Thursday, September 02, 2010

HCI at Canonical


uTouch

Back in March, I blogged about future possibilities (in a blue-sky sense) of multi-touch, mentioning the project management I was doing for MT hardware kernel driver support in Lucid (and then proceeding to dive into the deep end of speculation). It's now an Ubuntu cycle later, and holy crap... I'm having a hard time finding the words. I think the blog title says it all. But I'll try to elaborate :-)

Unless you've been living under a rock, you've probably noticed the big announcements we made a few weeks ago:
For the next few days, we were all over Google news. This was quite a shock, given that we'd been heads-down into the project for so long and hadn't really come up for air nor fully anticipated the impact (to others or ourselves). Needless to say, after the intense amount of work that the team had engaged in over the previous couple months, this was quite gratifying, if somewhat unexpected.

There has been a lot of discussion in blog posts, mail lists, IRC (#ubuntu-touch on freenode.net), Launchpad bugs and merge proposals, etc., so much so that touchscreens now pursue me feverishly when I sleep at night. I'm really not interested in writing more of the same :-)

As such, I want to mix things up a bit...

HCI Remixed

I've been reading an amazing anthology of essays on human-computer interaction. I still haven't finished the book (yeah, I've got about 10 in-progress titles on my nightstand), but am relishing every word in this particular collection. The book is HCI Remixed: Reflections on Works That Have Influenced the HCI Community.

While doing some research at the beginning of the Maverick development cycle, I came across HCI Remixed at the local library -- the title intrigued me and I couldn't resist. Weeks later, after having maxed out the number of times I could renew the book, I just purchased it -- I simply couldn't get enough of the book. Every essay I'd read up to that point was fantastic; each one provided volumes of information, experiences, insights, ideas for follow-up, etc. Whenever I finished one essay, I spent days and sometimes weeks reading up on references, pondering the past and future of human-computer interaction.

Due to the unusual nature of the book, describing it is surprisingly difficult. That being said, the MIT Press page gives you a great taste:
Over almost three decades, the field of human-computer interaction (HCI) has produced a rich and varied literature. Although the focus of attention today is naturally on new work, older contributions that played a role in shaping the trajectory and character of the field have much to tell us. The contributors to HCI Remixed were asked to reflect on a single work at least ten years old that influenced their approach to HCI. The result is this collection of fifty-one short, engaging, and idiosyncratic essays, reflections on a range of works in a variety of forms that chart the emergence of a new field.
If you're into HCI, learning from others, and discovering new sources of inspiration for your own work, this is simply a must-have book :-)

A Small Piece of History

By the time I checked the book out of the Golden public library, it was May and we had begun building the MT team. By July -- once it became clear how astounding the team's work was -- I realized that in 10 or 20 years I could very well be writing an article about Henrik, Chase, Stephen, Ikbel, and Rafi. Much like those in the book, I could be sharing the conversations I'd had with Stéphane Chatty, Mark Shuttleworth, Neil Patel, David Siegel, and John Lea. And that's only the crew which which I was collaborating or discussing directly. There are a lot of folks who've been working very hard on multi-touch infrastructure solutions and exploring ways of integrating these for several years (e.g., Peter Hutterer and Carlos Garnacho).
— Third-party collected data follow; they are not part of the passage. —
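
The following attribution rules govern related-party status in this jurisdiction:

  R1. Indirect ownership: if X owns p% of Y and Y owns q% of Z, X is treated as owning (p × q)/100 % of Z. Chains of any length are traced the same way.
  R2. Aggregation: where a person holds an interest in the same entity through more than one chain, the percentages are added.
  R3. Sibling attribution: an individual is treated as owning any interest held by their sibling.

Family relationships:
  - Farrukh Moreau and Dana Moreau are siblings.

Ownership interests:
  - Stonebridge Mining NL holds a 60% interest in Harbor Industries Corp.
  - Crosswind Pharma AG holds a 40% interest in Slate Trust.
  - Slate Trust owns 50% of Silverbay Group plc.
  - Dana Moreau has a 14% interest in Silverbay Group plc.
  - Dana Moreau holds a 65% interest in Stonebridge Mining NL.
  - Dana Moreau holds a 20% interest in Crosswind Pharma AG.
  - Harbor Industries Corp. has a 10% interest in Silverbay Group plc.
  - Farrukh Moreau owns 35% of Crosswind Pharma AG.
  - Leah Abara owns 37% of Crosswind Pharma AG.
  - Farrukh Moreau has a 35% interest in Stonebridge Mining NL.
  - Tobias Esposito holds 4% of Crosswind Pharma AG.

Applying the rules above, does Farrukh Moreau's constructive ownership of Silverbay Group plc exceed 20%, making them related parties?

Yes

By sibling attribution (R3), Farrukh Moreau is treated as also owning Dana Moreau's interest in Crosswind Pharma AG, giving 35% + 20% = 55%.
By sibling attribution (R3), Farrukh Moreau is treated as also owning Dana Moreau's interest in Stonebridge Mining NL, giving 35% + 65% = 100%.
By sibling attribution (R3), Farrukh Moreau is treated as owning Dana Moreau's 14% interest in Silverbay Group plc.
Chain via Crosswind Pharma AG → Slate Trust (R1): 55% × 40% × 50% = 11% of Silverbay Group plc.
Chain via Stonebridge Mining NL → Harbor Industries Corp. (R1): 100% × 60% × 10% = 6% of Silverbay Group plc.
Direct interest in Silverbay Group plc: 14%.
Aggregating (R2): 11% + 6% + 14% = 31%.
31% exceeds the 20% threshold, so Farrukh is a related party to Silverbay Group plc.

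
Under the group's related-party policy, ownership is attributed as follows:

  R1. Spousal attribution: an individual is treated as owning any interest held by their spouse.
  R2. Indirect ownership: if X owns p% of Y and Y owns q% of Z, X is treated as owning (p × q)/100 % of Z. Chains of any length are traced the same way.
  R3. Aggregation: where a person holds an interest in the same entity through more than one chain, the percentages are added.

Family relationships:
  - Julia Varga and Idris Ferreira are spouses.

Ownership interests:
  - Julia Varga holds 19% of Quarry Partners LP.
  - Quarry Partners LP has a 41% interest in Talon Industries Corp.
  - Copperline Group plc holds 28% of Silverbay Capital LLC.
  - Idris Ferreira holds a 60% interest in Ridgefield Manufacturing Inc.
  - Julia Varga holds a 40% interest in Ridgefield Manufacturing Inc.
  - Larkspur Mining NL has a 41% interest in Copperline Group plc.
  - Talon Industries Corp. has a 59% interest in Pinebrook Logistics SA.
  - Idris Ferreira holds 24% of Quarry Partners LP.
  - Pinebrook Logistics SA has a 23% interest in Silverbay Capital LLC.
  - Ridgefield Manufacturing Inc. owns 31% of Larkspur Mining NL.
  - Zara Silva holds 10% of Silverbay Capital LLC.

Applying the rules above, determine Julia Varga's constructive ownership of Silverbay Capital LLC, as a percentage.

5.951191%

By spousal attribution (R1), Julia Varga is treated as also owning Idris Ferreira's interest in Ridgefield Manufacturing Inc, giving 40% + 60% = 100%.
By spousal attribution (R1), Julia Varga is treated as also owning Idris Ferreira's interest in Quarry Partners LP, giving 19% + 24% = 43%.
Chain via Ridgefield Manufacturing Inc. → Larkspur Mining NL → Copperline Group plc (R2): 100% × 31% × 41% × 28% = 3.5588% of Silverbay Capital LLC.
Chain via Quarry Partners LP → Talon Industries Corp. → Pinebrook Logistics SA (R2): 43% × 41% × 59% × 23% = 2.392391% of Silverbay Capital LLC.
Aggregating (R3): 3.5588% + 2.392391% = 5.951191%.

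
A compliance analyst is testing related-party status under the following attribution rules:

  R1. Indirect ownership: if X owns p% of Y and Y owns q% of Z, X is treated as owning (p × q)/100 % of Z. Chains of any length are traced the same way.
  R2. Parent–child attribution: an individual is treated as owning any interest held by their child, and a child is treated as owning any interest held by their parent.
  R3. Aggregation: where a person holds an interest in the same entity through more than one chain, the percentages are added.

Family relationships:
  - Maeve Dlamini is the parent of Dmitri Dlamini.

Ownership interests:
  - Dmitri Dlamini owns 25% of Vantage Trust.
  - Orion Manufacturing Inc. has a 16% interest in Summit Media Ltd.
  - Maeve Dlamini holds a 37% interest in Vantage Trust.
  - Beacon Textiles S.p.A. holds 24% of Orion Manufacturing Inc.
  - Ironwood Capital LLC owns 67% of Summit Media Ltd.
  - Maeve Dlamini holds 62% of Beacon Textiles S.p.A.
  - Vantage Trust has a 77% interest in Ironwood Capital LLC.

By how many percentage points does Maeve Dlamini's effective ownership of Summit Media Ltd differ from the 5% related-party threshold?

29.3666

By parent–child attribution (R2), Maeve Dlamini is treated as also owning Dmitri Dlamini's interest in Vantage Trust, giving 37% + 25% = 62%.
Chain via Vantage Trust → Ironwood Capital LLC (R1): 62% × 77% × 67% = 31.9858% of Summit Media Ltd.
Chain via Beacon Textiles S.p.A. → Orion Manufacturing Inc. (R1): 62% × 24% × 16% = 2.3808% of Summit Media Ltd.
Aggregating (R3): 31.9858% + 2.3808% = 34.3666%.
34.3666% exceeds the 5% threshold by 29.3666 percentage points.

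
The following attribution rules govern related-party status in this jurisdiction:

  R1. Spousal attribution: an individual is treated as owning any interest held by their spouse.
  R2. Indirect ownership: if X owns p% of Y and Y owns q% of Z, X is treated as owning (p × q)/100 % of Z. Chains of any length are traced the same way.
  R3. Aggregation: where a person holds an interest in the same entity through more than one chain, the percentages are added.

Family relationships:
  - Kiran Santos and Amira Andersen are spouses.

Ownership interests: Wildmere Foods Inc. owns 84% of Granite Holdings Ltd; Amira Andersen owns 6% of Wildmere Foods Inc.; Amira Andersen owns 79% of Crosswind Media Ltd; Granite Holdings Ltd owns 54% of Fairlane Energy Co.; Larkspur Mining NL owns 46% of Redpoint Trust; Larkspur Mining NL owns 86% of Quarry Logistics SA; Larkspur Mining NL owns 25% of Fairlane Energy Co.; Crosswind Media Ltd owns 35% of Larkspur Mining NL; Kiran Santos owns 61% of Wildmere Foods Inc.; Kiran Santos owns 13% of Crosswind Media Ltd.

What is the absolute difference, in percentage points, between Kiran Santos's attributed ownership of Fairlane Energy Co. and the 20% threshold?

18.4412

By spousal attribution (R1), Kiran Santos is treated as also owning Amira Andersen's interest in Wildmere Foods Inc, giving 61% + 6% = 67%.
By spousal attribution (R1), Kiran Santos is treated as also owning Amira Andersen's interest in Crosswind Media Ltd, giving 13% + 79% = 92%.
Chain via Wildmere Foods Inc. → Granite Holdings Ltd (R2): 67% × 84% × 54% = 30.3912% of Fairlane Energy Co.
Chain via Crosswind Media Ltd → Larkspur Mining NL (R2): 92% × 35% × 25% = 8.05% of Fairlane Energy Co.
Aggregating (R3): 30.3912% + 8.05% = 38.4412%.
38.4412% exceeds the 20% threshold by 18.4412 percentage points.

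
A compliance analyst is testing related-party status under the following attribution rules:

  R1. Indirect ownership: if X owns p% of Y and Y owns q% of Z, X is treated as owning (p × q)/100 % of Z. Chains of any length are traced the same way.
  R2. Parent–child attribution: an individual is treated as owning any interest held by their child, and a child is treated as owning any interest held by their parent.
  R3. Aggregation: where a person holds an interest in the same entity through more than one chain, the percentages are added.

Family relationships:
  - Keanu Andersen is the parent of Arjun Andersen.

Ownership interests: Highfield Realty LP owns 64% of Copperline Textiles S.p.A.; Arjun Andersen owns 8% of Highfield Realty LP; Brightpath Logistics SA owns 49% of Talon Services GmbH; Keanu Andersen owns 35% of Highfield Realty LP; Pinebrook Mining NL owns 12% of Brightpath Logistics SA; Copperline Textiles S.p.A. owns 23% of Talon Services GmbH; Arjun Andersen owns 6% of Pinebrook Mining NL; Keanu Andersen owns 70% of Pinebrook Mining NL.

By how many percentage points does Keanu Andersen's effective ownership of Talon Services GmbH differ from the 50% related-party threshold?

39.2016

By parent–child attribution (R2), Keanu Andersen is treated as also owning Arjun Andersen's interest in Pinebrook Mining NL, giving 70% + 6% = 76%.
By parent–child attribution (R2), Keanu Andersen is treated as also owning Arjun Andersen's interest in Highfield Realty LP, giving 35% + 8% = 43%.
Chain via Pinebrook Mining NL → Brightpath Logistics SA (R1): 76% × 12% × 49% = 4.4688% of Talon Services GmbH.
Chain via Highfield Realty LP → Copperline Textiles S.p.A. (R1): 43% × 64% × 23% = 6.3296% of Talon Services GmbH.
Aggregating (R3): 4.4688% + 6.3296% = 10.7984%.
10.7984% falls short of the 50% threshold by 39.2016 percentage points.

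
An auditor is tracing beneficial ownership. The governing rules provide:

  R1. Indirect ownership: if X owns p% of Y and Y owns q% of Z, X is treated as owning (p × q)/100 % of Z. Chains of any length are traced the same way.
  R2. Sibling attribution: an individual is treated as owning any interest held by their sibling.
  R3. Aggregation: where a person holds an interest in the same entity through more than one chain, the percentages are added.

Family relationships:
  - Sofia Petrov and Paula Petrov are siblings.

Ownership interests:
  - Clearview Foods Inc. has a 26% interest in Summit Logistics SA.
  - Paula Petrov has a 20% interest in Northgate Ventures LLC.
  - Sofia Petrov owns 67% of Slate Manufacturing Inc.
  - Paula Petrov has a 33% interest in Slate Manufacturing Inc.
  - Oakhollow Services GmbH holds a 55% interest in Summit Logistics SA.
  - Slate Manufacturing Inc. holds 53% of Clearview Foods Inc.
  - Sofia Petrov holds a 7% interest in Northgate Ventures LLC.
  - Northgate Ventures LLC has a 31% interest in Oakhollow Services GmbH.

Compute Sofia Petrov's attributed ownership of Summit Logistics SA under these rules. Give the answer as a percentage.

18.3835%

By sibling attribution (R2), Sofia Petrov is treated as also owning Paula Petrov's interest in Slate Manufacturing Inc, giving 67% + 33% = 100%.
By sibling attribution (R2), Sofia Petrov is treated as also owning Paula Petrov's interest in Northgate Ventures LLC, giving 7% + 20% = 27%.
Chain via Slate Manufacturing Inc. → Clearview Foods Inc. (R1): 100% × 53% × 26% = 13.78% of Summit Logistics SA.
Chain via Northgate Ventures LLC → Oakhollow Services GmbH (R1): 27% × 31% × 55% = 4.6035% of Summit Logistics SA.
Aggregating (R3): 13.78% + 4.6035% = 18.3835%.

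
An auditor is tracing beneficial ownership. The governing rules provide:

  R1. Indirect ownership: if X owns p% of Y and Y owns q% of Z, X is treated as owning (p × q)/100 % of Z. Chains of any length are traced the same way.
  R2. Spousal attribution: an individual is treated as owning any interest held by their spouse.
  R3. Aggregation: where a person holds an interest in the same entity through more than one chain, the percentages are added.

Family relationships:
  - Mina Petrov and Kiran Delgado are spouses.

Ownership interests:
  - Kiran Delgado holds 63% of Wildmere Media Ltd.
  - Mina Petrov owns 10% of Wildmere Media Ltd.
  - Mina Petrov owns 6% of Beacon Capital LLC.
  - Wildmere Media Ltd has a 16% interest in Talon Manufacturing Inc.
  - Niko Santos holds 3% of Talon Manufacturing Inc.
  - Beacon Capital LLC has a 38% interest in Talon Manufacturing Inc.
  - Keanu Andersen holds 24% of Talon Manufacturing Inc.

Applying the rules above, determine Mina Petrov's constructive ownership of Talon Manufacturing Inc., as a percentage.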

Though many foundations have been laid, as of yet (to the best of my knowledge), no Linux distribution has released a multi-touch stack that integrated gestures in a unified manner across everything from applications to window managers and beyond. This was something that Mark wanted us to provide to the open source world. In this spirit, the multitouch team hasn't just hacked things together to get a product out in time. A lot of generative, creative thought and care has gone into uTouch. A lot of original problem solving has taken place. Physics PhDs, kernel hackers, X.org hackers, driver creators, application integrators, toolkit gurus -- all of this knowledge was concentrated, applied, and used to distill a first approximation of what a gesture stack in Linux could look like, using the latest available technology and methodologies.

To be honest, we weren't really sure we could pull it off. There was a very good chance we could have failed at our task, quietly chalking up the loss as a lesson learned. Now that we've managed to shape these ideas into actual software, taken the threads of dreams and woven something real, we are thrilled to be engaging with others to see where all of us can take multi-touch and gestures from here.

Thanks to expert input from the wider open source community, we're already looking at ways in which we can improve upon the first version, ways of bringing new ideas and experiences to developers and users of multi-touch hardware running Linux. Things are only just warming up, and the greatest contributions have yet to be made. Every single person in the community has before them a world of possibilities for getting involved and creating the future human-computer interfaces for the free and open source world in the coming weeks and months. These are indeed exciting times.